It has been centuries since the last bar-room brawl broke out at the Saracen's Head in Kings Norton, but a decision to change the name of the historic Birmingham inn has caused uproar.

From next month the famous Saracen’s Head in Kings Norton, which won £4million in the BBC’s Restoration programme in 2004, will be known as Saint Nicolas Place.

The new name for the inn, first called the Saracen’s Head in the 1700s, has been brandished “meaningless” by members of the Kings Norton History Society.

Local people were told about the decision by Canon Rob Morris in the parish magazine for St Nicolas Church, which has owned the building since 1930.
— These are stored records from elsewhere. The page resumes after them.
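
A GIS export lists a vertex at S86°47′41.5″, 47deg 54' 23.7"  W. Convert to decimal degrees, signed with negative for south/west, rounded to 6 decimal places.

-86.794861, -47.906583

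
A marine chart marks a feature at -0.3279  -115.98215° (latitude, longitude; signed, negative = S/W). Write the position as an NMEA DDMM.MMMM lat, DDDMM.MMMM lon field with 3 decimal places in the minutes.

0019.674,S / 11558.929,W

Latitude is negative → S; |value| = 0.327900
Latitude: 0° + 0.327900 × 60 = 0° 19.67400′
Longitude is negative → W; |value| = 115.982150
Lon: minutes = (115.982150 − 115) × 60 = 58.92900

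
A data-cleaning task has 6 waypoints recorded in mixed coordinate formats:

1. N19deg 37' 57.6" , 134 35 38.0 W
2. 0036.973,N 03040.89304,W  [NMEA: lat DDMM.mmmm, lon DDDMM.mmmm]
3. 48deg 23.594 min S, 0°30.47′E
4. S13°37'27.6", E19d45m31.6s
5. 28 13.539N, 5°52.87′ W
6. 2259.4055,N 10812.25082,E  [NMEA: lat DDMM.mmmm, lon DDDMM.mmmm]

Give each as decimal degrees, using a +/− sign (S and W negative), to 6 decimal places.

Point 1:
  Lat: 19 + 37/60 + 57.6/3600 = 19.6326667
  N → positive
  Lon: 35′ + 38″ = 35.63333′; 134 + 35.63333/60 = 134.5938889
  W ⇒ negate
Point 2:
  φ: split at 2 digits → 00° and 36.973′; 0 + 36.973/60 = 0.6162167
  N → positive
  Longitude: split at 3 digits → 030° and 40.89304′; 30 + 40.89304/60 = 30.6815507
  W → negative
Point 3:
  Latitude: 23.594′ = 0.393233°; total 48.3932333
  hemisphere S, so the sign is −
  λ: 0 + 30.47/60 = 0.5078333
  E ⇒ keep positive
Point 4:
  Latitude: 37′ + 27.6″ = 37.46000′; 13 + 37.46000/60 = 13.6243333
  hemisphere S, so the sign is −
  λ: 19 + 45/60 + 31.6/3600 = 19.7587778
  E → positive
Point 5:
  φ: 28 + 13.539/60 = 28.2256500
  N → positive
  Longitude: 52.87′ = 0.881167°; total 5.8811667
  W ⇒ negate
Point 6:
  Latitude: degrees = first 2 digits = 22, minutes = 59.4055; 22 + 59.4055/60 = 22.9900917
  N → positive
  Lon: degrees = first 3 digits = 108, minutes = 12.25082; 108 + 12.25082/60 = 108.2041803
  E ⇒ keep positive

1. 19.632667, -134.593889
2. 0.616217, -30.681551
3. -48.393233, 0.507833
4. -13.624333, 19.758778
5. 28.225650, -5.881167
6. 22.990092, 108.204180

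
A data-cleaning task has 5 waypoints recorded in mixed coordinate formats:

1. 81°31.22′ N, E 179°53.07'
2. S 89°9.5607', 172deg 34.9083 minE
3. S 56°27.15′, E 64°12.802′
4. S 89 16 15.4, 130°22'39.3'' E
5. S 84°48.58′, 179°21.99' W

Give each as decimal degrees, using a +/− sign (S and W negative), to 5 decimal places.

Point 1:
  φ: 31.22′ = 0.520333°; total 81.520333
  N → positive
  Lon: 179 + 53.07/60 = 179.884500
  E ⇒ keep positive
Point 2:
  Lat: 9.5607′ = 0.159345°; total 89.159345
  hemisphere S, so the sign is −
  Longitude: 34.9083′ = 0.581805°; total 172.581805
  E → positive
Point 3:
  Lat: 56 + 27.15/60 = 56.452500
  hemisphere S, so the sign is −
  λ: 64 + 12.802/60 = 64.213367
  E ⇒ keep positive
Point 4:
  Latitude: 89 + 16/60 + 15.4/3600 = 89.270944
  S ⇒ negate
  Longitude: 22′ + 39.3″ = 22.65500′; 130 + 22.65500/60 = 130.377583
  E → positive
Point 5:
  Lat: 84 + 48.58/60 = 84.809667
  S → negative
  Longitude: 21.99′ = 0.366500°; total 179.366500
  W → negative

1. 81.52033, 179.88450
2. -89.15935, 172.58181
3. -56.45250, 64.21337
4. -89.27094, 130.37758
5. -84.80967, -179.36650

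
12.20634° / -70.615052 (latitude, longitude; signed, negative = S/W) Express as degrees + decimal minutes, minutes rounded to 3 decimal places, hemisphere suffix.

Lat: minutes = (12.206340 − 12) × 60 = 12.38040
Longitude is negative → W; |value| = 70.615052
Longitude: fractional part 0.615052 → 36.90312 minutes

12° 12.380′ N, 70° 36.903′ W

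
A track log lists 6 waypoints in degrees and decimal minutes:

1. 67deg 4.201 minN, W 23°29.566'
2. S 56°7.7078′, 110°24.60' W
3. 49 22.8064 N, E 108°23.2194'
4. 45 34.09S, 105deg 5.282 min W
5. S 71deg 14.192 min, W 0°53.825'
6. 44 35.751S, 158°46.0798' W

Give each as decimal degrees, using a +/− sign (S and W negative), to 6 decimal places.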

He said the name-change is happening because people think the building – created by a rich wool merchant in the 15th century – is still a pub. It is also in recognition of more than a million pounds’ worth of investment put into the building after it was given to the parish by brewers Mitchells & Butler's.

Claire Simpson, chairman of the society, said the rich history of the building was being “systematically obliterated”.

The 64-year-old, who has lead the group since 2002, said: “What is so ridiculous about the name they have come up with is that it says nothing about the history of the building.

“It’s been known by that name for a very long time. It won this prestigious prize as the Saracen’s Head.

“It’s a name people have grown up with, what they’re used to and what it’s always been called in living memory and beyond. It’s very sad. A lot of pubs have had their names changed but they have been forced to change back because people don’t like it, they like what’s familiar.”

The Very Rev Morris said the church consulted with its congregation of more than 300 and the Friends of Historic Kings Norton.

He added the site is now home to heritage, community and education centres and a church office. It will also preserve its old identity with a coffee shop called the Saracen’s Head Cafe.

“By far there was a clear view that a change of name would be good as long as the story of the Saracen’s Head is told within it,” said Mr Morris. He said the idea to change the name was first raised last year. It was brought up again in April.

Mr Morris said: “Many of those who love the Saracen’s Head don’t realise how many people, even in Kings Norton, have no idea the building is not a pub.”

A naming ceremony will take place on on December 6.